On 20 Jun 2006 07:27:56 -0700, "Eunometic"
wrote:
Ed Rasimus wrote:
On 19 Jun 2006 07:50:02 -0700, "Don McIntyre" wrote:
While reading through Hans-Heiri Stapfer's "Walk Around MiG-21 Fishbed
Part 1" (Squadron-Signal), he makes mention of a temperature probe
mounted low on the nose on an MiG-21F-13. Why would a radar rangefinder
need to know the OAT?
Dunno about MiGs, but every high performance tactical aircraft I ever
dealt with had an OAT input to the Central Air Data Computer (or
whatever it was called on a particular system.) Air temp is a
component of density and that is a factor that impacts range of a
weapon.
AFAIK temperature determins the speed of sound all on its own. Air
density seems to have nothing to do with it unless you get to near
space. Air density of course would determin dymanic pressure.

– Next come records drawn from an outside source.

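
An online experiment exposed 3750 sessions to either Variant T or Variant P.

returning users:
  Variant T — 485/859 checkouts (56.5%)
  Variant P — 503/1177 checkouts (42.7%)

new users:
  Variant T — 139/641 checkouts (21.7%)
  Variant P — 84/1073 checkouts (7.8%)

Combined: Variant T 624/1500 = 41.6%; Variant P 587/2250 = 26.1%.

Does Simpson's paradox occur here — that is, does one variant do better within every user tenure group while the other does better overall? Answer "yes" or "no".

no

Within each user tenure level (returning users 56.5% vs 42.7%; new users 21.7% vs 7.8%), Variant T has the higher rate every time. Pooled: 41.6% vs 26.1% — Variant T has the higher rate overall. They agree.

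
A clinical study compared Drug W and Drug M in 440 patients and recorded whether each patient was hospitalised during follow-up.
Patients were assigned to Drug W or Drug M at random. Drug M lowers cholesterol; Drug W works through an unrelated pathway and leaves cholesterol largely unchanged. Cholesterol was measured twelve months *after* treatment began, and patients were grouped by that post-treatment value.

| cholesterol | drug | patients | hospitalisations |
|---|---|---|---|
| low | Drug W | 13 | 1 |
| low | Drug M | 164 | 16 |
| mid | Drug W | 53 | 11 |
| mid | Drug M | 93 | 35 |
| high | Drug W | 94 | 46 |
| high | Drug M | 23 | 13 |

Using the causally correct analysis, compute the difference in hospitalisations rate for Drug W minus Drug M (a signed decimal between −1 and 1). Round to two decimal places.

Stratifying would compare drugs among patients the drugs themselves sorted into cholesterol groups — a form of selection on an intermediate. The unconditioned pooled rates give the total causal effect.
The causal difference is the pooled difference: 0.362 − 0.229 = +0.134.

+0.13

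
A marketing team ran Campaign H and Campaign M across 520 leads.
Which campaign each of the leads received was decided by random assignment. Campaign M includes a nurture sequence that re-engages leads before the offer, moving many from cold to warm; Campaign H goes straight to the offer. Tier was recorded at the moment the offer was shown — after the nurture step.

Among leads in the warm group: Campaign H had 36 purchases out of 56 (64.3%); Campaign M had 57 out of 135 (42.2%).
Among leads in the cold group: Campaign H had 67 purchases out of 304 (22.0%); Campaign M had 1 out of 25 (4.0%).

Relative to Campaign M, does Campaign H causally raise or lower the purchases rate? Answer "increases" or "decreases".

decreases

Campaign H is higher inside every engagement tier stratum but Campaign M is higher in aggregate. Whether to stratify depends on how engagement tier relates to the campaign.
Because the campaign influences engagement tier, engagement tier is a post-treatment mediator, not a confounder. Stratifying on it would bias the estimate; the causal effect is the crude pooled difference.
Pooled: Campaign H 28.6% vs Campaign M 36.2%; Campaign M is higher overall.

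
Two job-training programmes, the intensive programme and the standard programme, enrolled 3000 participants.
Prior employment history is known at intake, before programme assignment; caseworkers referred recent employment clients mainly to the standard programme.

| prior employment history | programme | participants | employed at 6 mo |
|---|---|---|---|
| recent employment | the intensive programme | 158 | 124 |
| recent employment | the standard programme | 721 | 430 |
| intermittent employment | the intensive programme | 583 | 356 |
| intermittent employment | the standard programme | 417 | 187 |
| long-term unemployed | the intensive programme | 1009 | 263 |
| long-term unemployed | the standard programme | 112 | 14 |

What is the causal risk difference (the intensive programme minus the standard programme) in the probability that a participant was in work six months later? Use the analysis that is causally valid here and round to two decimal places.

+0.16

the intensive programme is higher inside every prior employment history stratum but the standard programme is higher in aggregate. Whether to stratify depends on how prior employment history relates to the programme.
Prior employment history is set before the programme has any effect — it is not caused by the programme — and it independently drives the outcome. That makes it a confounder, so the causal comparison is within prior employment history levels.
Adjusting over the population distribution of prior employment history: 0.293·(0.785−0.596) + 0.333·(0.611−0.448) + 0.374·(0.261−0.125) = +0.160.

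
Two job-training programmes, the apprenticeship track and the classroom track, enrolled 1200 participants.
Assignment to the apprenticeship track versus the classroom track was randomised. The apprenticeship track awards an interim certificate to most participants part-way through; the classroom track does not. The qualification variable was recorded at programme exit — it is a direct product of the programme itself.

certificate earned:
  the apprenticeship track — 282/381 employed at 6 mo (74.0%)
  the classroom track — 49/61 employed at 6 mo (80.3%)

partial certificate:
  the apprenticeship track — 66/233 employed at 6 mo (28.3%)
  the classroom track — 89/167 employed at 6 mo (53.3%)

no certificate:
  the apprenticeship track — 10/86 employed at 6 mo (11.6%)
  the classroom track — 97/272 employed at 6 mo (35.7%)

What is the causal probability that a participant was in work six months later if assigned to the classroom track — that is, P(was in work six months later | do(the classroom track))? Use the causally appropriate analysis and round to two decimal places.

Stratifying would compare programmes among participants the programmes themselves sorted into qualification attained during the programme groups — a form of selection on an intermediate. The unconditioned pooled rates give the total causal effect.
So P(outcome | do(the classroom track)) is just the pooled rate for the classroom track: 235/500 = 0.470.

0.47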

Technically the speed of sound is the square root of the ratio of air
pressure over air density all multiplied by a constant known as adiatic
exponent of air. However as the ratio of pressure to density is a
constant at a specific temperature temperature is all that is needed.
Best look at it here
http://www.sengpielaudio.com/SpeedOfSoundPressure.pdf
You are correct, but irrelevant to the discussion of the relationship
between OAT and radar ranging. Mach is temperature dependent and since
the atmosphere gets colder as you rise, the speed of sound will
change.
But, while high performance aircraft do have mach indicators, they
operate on the basis of airspeed--which leads to an entirely more
complex discussion as we start to grapple with indicated, calibrated,
equivalent and true airspeeds as well as ground speed along with the
trigonometric impact of dive/climb angle relating to bombing.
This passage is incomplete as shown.